The second category covered by the Information Security Forum’s report deal with distortion, which occurs when trust in the integrity of information is lost. The risks in this category include:

• Automated misinformation gaining undue credibility
• Falsified information compromising performance
• Subverted blockchains

In the third and final category are threats that have to do with deterioration, or controls eroding because of regulations and technology. These threats include:

• Surveillance laws exposing corporate secrets
• Privacy regulations impeding how organizations monitor insider threats
• Overly enthusiastic deployment of AI (artificial intelligence) leading to unexpected outcomes

The proliferation of smartphones, tablets and other mobile devices being used in professional environments only increases the amount and varies the types of cyber-security risks that companies face. As a business of any size, your goal should be to protect your systems and networks from data loss or malicious attacks, both internal and external.

Should you invest in Cloud technology?

Compelled by factors such as profitability, efficiency, and gaining a competitive advantage, about 71 percent of small-to-medium-sized businesses (SMBs) intend to increase their investment in cloud-based technologies in 2019, according to survey data from Bill.com, a company that creates digital business payment solutions. The three primary areas for anticipated investment, according to respondents, include marketing software, sales software, and payments software. Cloud computing allows for streamlined operations, connected through a sort of virtual office accessible to employees and clients. While it comes with some risks, especially about privacy and security, cloud technology is definitely trending for the capabilities it provides, such as flexibility, potentially lower IT costs, collaboration efficiency, access to automatic updates, and business continuity.

Bill.com’s Chief Marketing Officer Yael Zheng reportedly stated, “These businesses are now developing a clear understanding of how technology can help them streamline processes and ultimately power business growth, which I anticipate will lead to even more investment in the future.”

As you put together and implement a technology plan for 2019, consider whether further embracing and investing in cloud-based technologies can help propel the growth of your business.

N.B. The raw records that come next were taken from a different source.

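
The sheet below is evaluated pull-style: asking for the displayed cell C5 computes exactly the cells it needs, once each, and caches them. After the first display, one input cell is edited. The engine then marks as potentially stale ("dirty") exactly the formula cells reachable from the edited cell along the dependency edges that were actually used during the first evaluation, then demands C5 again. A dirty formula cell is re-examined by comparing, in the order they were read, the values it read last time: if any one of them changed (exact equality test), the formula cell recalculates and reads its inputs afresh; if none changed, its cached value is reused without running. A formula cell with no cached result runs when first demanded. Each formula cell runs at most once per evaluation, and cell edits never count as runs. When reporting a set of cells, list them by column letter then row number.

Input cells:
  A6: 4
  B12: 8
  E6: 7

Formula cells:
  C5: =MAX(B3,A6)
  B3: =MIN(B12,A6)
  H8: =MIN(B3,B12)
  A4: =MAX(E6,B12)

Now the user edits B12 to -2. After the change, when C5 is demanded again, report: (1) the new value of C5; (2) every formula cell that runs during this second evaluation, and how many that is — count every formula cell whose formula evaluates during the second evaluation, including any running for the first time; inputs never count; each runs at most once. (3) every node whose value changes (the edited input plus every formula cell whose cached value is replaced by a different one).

First demand of the output computes:
  B3 = MIN(8, 4) = 4
  C5 = MAX(4, 4) = 4

After the edit, cleaning proceeds:
  B3: a read changed (B12 8->-2) — executes, giving -2.
  C5: a read changed (B3 4->-2) — executes, giving 4 — identical to its old value.

Demanding C5 again yields 4.
2 formula cells run: B3, C5.
The nodes whose values change: B3, B12.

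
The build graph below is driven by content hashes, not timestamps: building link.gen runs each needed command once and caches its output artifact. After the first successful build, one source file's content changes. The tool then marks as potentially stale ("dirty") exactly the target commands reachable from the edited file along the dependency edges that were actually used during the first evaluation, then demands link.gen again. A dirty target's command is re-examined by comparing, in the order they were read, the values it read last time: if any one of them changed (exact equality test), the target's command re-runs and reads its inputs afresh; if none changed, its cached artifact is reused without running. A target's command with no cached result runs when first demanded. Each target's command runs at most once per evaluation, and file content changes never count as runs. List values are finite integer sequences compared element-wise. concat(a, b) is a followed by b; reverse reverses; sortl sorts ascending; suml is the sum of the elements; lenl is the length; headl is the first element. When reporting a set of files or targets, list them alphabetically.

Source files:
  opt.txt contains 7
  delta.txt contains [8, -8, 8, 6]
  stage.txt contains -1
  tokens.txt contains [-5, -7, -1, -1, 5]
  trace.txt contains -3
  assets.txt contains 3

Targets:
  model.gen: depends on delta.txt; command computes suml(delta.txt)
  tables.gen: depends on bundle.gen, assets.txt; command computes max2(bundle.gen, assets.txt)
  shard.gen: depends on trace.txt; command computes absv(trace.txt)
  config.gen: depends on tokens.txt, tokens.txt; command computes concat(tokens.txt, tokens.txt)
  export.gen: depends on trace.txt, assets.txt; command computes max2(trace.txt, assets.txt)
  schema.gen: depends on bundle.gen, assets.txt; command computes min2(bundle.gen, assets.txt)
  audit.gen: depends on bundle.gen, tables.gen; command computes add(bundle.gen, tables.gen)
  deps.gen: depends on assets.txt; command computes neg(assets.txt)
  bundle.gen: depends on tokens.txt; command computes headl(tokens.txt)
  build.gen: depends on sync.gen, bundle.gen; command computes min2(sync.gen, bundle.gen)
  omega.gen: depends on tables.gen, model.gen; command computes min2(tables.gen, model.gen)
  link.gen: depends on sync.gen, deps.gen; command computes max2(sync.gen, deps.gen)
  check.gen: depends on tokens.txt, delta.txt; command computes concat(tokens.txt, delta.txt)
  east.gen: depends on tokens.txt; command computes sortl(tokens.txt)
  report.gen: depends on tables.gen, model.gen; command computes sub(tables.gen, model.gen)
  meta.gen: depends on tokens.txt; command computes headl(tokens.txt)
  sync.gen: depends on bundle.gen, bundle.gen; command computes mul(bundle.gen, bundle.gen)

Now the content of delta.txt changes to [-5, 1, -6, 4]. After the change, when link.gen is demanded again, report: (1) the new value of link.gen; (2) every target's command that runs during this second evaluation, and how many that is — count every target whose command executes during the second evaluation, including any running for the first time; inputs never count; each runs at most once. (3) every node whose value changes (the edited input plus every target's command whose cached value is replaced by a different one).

link.gen now evaluates to 25.
Run set: none (0 run).
Changed values: delta.txt.
The important point: nothing the output needs ever reads delta.txt, so the edit is invisible to it.

Initial pass — values computed on the first demand:
  bundle.gen = headl([-5, -7, -1, -1, 5]) = -5
  deps.gen = neg(3) = -3
  sync.gen = mul(-5, -5) = 25
  link.gen = max2(25, -3) = 25

Second demand — change propagation:
  no demanded computation ever read delta.txt, so the edit dirties nothing and nothing runs.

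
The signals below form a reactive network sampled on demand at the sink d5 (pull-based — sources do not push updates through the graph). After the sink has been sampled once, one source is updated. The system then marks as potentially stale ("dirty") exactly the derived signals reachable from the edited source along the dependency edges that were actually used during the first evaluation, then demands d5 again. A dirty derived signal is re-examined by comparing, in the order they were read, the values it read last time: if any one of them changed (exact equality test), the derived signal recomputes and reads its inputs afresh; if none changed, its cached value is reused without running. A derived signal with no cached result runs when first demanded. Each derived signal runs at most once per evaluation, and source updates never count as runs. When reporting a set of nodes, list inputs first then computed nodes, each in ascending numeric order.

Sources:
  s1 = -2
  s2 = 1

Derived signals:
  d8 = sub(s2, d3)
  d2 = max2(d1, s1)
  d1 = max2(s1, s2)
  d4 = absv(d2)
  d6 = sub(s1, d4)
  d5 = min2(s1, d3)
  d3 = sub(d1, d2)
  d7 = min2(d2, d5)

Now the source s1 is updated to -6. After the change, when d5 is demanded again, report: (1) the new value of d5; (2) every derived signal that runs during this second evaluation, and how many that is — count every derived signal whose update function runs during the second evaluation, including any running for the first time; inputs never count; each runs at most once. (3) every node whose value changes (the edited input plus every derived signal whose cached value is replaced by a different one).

d5 now evaluates to -6.
Run set: d1, d2, d5 (3 run).
Changed values: s1, d5.
The important point: at d3 every value read last time is unchanged, so the dirty flag clears without a run.

Initial pass — values computed on the first demand:
  d1 = max2(-2, 1) = 1
  d2 = max2(1, -2) = 1
  d3 = sub(1, 1) = 0
  d5 = min2(-2, 0) = -2

Second demand — change propagation:
  d1: re-runs because s1 -2->-6; new result 1 (unchanged).
  d2: re-runs because s1 -2->-6; new result 1 (unchanged).
  d3: re-examined; everything it read last time is the same (d1 unchanged, d2 unchanged) — cache 0 kept, no run.
  d5: re-runs because s1 -2->-6; new result -6.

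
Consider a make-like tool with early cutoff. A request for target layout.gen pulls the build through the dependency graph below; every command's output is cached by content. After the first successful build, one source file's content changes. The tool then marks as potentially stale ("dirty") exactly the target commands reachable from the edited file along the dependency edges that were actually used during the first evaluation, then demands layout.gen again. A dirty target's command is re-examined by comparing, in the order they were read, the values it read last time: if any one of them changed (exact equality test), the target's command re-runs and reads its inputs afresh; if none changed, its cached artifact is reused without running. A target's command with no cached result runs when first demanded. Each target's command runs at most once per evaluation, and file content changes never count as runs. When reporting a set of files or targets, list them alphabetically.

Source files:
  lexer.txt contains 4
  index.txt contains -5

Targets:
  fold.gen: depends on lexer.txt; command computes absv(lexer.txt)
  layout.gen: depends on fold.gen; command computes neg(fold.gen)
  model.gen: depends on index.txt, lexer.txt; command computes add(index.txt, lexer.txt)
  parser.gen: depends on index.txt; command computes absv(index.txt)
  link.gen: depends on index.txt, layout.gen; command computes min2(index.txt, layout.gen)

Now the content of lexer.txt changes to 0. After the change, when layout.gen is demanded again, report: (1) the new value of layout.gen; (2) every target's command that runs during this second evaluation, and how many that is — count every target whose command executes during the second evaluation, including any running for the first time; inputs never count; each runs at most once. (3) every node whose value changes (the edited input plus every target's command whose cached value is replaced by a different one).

Demanding layout.gen again yields 0.
2 target commands run: fold.gen, layout.gen.
The nodes whose values change: fold.gen, layout.gen, lexer.txt.

First demand of the output computes:
  fold.gen = absv(4) = 4
  layout.gen = neg(4) = -4

After the edit, cleaning proceeds:
  fold.gen: a read changed (lexer.txt 4->0) — executes, giving 0.
  layout.gen: a read changed (fold.gen 4->0) — executes, giving 0.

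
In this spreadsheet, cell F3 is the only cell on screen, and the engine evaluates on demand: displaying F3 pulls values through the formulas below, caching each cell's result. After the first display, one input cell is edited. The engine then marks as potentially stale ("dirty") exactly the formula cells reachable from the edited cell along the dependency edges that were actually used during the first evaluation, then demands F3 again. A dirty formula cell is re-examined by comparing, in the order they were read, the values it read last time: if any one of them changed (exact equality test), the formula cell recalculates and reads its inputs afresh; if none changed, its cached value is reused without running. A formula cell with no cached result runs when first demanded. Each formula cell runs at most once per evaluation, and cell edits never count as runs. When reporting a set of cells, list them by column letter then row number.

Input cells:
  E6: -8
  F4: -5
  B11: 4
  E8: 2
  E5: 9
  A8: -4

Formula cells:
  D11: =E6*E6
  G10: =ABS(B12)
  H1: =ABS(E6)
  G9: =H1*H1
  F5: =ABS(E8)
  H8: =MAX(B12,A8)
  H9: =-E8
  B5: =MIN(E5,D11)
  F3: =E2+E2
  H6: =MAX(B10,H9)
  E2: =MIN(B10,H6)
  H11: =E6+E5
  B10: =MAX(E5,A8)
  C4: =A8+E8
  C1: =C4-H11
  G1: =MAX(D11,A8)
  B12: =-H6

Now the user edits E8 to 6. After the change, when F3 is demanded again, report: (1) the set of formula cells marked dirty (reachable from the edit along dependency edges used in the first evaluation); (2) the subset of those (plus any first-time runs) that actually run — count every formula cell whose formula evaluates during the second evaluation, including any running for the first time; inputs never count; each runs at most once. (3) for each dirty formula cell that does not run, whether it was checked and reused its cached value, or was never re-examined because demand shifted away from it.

Dirty set: E2, F3, H6, H9.
Run set: H6, H9 (2 run).
Re-examined without running (cache reused): E2, F3.
The important point: H6 recomputes to an identical value, and the output ends up unchanged.

Initial pass — values computed on the first demand:
  B10 = MAX(9, -4) = 9
  H9 = -(2) = -2
  H6 = MAX(9, -2) = 9
  E2 = MIN(9, 9) = 9
  F3 = 9 + 9 = 18

Second demand — change propagation:
  H9: re-runs because E8 2->6; new result -6.
  H6: re-runs because H9 -2->-6; new result 9 (unchanged).
  E2: re-examined; everything it read last time is the same (B10 unchanged, H6 unchanged) — cache 9 kept, no run.
  F3: re-examined; everything it read last time is the same (E2 unchanged, E2 unchanged) — cache 18 kept, no run.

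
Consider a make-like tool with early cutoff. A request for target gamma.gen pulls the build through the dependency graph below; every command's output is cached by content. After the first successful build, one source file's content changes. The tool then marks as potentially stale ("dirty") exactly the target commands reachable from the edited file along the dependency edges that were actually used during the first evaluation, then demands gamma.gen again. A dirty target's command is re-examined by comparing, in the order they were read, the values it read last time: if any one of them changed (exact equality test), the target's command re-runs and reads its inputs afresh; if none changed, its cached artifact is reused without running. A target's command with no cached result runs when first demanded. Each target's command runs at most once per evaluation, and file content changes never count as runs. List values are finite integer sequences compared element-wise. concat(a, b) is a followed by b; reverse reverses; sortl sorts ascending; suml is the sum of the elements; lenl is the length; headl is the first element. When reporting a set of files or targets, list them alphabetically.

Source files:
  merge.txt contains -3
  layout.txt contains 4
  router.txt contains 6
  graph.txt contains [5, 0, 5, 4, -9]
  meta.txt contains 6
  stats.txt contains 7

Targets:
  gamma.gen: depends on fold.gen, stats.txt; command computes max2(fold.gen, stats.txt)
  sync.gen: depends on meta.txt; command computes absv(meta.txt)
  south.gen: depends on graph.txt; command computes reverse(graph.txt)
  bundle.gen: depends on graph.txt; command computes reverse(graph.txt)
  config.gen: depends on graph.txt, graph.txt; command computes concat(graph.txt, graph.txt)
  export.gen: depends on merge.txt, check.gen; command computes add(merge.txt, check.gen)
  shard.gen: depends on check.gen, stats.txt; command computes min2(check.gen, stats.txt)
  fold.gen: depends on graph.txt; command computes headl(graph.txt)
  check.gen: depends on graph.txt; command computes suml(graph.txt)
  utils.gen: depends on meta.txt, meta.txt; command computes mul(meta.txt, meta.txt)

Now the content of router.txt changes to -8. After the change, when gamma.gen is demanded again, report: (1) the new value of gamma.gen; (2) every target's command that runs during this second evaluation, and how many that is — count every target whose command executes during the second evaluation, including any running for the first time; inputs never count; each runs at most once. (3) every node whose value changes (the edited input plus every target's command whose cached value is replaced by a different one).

Demanding gamma.gen again yields 7.
0 target commands run: none.
The nodes whose values change: router.txt.
Note the shortcut — nothing in the graph depends on router.txt at all, so no recomputation happens.

First demand of the output computes:
  fold.gen = headl([5, 0, 5, 4, -9]) = 5
  gamma.gen = max2(5, 7) = 7

After the edit, cleaning proceeds:
  no node depends on router.txt at all; the second demand re-runs nothing.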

What changes are coming to Windows?

Beware: Jan. 14, 2020, is an essential date for Microsoft users for a couple of reasons. At that time, Microsoft will end support for Windows 7 software systems, as well as Windows Server 2008 and 2008 RS. If you have not already formulated a plan to upgrade to Windows 10 systems and new server technologies, 2019 is your opportunity to do so. Microsoft’s options for new server systems include upgrading to Windows Server 2016 or migrating your company’s workloads to Azure. Replacing outdated software and server systems is critical to protecting your infrastructure, applications and information. Even as early as April, your outdated Microsoft system may not receive critical security fixes, as new systems are moving over the to the more secure SHA-2 algorithm in the future. Keep in mind this transition may take some time, making it imperative to start the process sooner rather than later.

Is technology planning an easy goal to accomplish?

As the year progresses, you may have to work with IT consultants and other department heads within your company to update or tweak your technology plan to address unexpected costs and events or to take advantage of current opportunities in the marketplace. Once you start a project outlined in your plan, you may also have to adjust cost estimates or deadlines to have a more realistic framework to guide progress. Just because adjustments might need to be made down the road, however, that does not negate the prudence and benefits of engaging in a formal strategic planning process at the start of the year. Doing so can help you optimize IT spending and proactively invest for the future, creating a culture of continuous improvement rather than merely trying to stay on top of day-to-day technology needs.

From the get-go, and along the way, your organization should take advantage of the knowledge and expertise of IT consultants and advisors who are more well-versed on current market trends, innovative technologies, and emerging cyber-security threats.